In spite of what you are about to read, “The Twilight Saga: Breaking Dawn – Part 2” is actually the best reviewed film in the enormously popular human-vampire-werewolf-baby romance franchise. It currently rests with a 54% on Rotten Tomatoes — five points higher than the previous critical benchmarks for the series, “The Twilight Saga: Eclipse” and “The Twilight Saga: Twilight” (before you ask: yes, I have a bet going with someone about how many times I can get away with using the phrase “The Twilight Saga” in a single post. So bear with me, “The Twilight Saga” fans).
Of course, 54% is still considered “Rotten” at Rotten Tomatoes — and on our own Criticwire Network, a small sample of critics have given it a lowly C- average.

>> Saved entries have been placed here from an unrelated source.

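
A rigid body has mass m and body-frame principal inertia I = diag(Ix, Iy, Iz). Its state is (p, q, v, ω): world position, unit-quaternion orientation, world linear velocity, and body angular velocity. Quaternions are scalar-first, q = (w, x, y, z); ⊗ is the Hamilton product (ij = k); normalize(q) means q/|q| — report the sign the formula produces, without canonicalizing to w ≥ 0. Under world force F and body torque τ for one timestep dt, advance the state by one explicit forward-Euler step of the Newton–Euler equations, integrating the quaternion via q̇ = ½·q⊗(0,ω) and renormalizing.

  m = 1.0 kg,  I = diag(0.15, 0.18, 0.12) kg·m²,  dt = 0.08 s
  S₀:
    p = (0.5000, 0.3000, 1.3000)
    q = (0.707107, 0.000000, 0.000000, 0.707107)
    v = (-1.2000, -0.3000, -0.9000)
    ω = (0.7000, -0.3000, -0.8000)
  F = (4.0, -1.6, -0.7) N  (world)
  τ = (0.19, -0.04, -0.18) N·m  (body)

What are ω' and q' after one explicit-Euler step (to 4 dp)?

ω' = (0.8090, -0.3103, -0.9158)
q' = (0.7290, 0.0283, 0.0113, 0.6838)

angular accel α = (1.3627, -0.1289, -1.4475)
new body rate ω' = (0.8090, -0.3103, -0.9158)
Hamilton product q⊗(0,ω) = (0.5656856, 0.7071070, 0.2828428, -0.5656856)
updated quaternion q' = (0.7290, 0.0283, 0.0113, 0.6838)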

That includes my “positive” review — “positive” in quotes because I would recommend the movie just to see Michael Sheen cackle like a lunatic, and because I kind of admire the chutzpah of making a big honking blockbuster that celebrates the beauty of arranged marriages and falling in love with babies (you can read my full review at ScreenCrush). So good by “The Twilight Saga” standards is not the same as good by normal movie standards. And since this is a big campy film about vampires and werewolves and Michael Sheen in a black velvet cape and Taylor Lautner being all “Hey girl” to an infant the reviewers who didn’t enjoy the “Breaking Dawn” experience had some fun with it. Here are ten great lines from ten horrible reviews of “The Twilight Saga: Breaking Dawn – Part 2.”
“Even the title weakens the will to live. ‘The Twilight Saga: Breaking Dawn – Part 2’ sounds like a section in an instruction manual. “Kit out Bella with red contact lenses. Re-attach her to vampire Edward. Remove Jacob’s clothes, once again, so he can demonstrate his werewolf-ness to a bemused bystander (here Bella’s sheriff dad) … End with a massed midwinter battle between the main mutants and the Volturi, the team of ancient Roman vampires led by Michael Sheen (death-pale face, Richard III hair), in which bodies and severed heads are tossed about as if in Snowscape Volleyball’…”
“Predicating a four-book epic’s big finale on a wacky misunderstanding? Seriously?”
“If you think the premise is absurd, wait till you see the execution.”
“‘The Twilight Saga: Treading Water’ would be more apt, considering how scriptwriter Melissa Rosenberg manages to expand 30 minutes of plot into two hours of anticipation and dread.”
“You can only kill a vampire by pulling off his head and setting his body on fire, something that happens with comic frequency in ‘The Twilight Saga: Breaking Dawn – Part 2.’ It’s a movie so dull you might start yanking on your own head after about an hour.”
“Lautner’s abs are the only taut thing about this tween-centered soap opera.”
“In a plot development that’s consistent with the ‘Twilight’ series’ ongoing propensity for unacknowledged incestuous creepiness, Bella’s lupine ex-suitor Jacob (Taylor Lautner) has now ‘imprinted’ on her daughter (not in that way! He’s just bound by werewolf instinct to protect her from harm! Renesmée, that is!).”
“This is bugging me for some reason: The Volturi are somehow stupid enough to mistake Bella’s daughter for something she isn’t? What kind of stupid vampires are these vampires?”
“This motley lot — the women bloodsuckers all seem to resemble lip-augmented Tampa trophy wives; the men, hollow-cheeked consumptives who look like VIPs at the clubs ‘SNL”s Stefon frequents — are given ample time to explain and demonstrate their special powers. It’s about as exciting as watching David Blaine play Stratego.”
“On the plus side, this is likely the last ‘Twilight’ offering for the foreseeable future, until the inevitable ‘Jacob & Renesmee: It’s Baby Love!’ spinoff emerges.”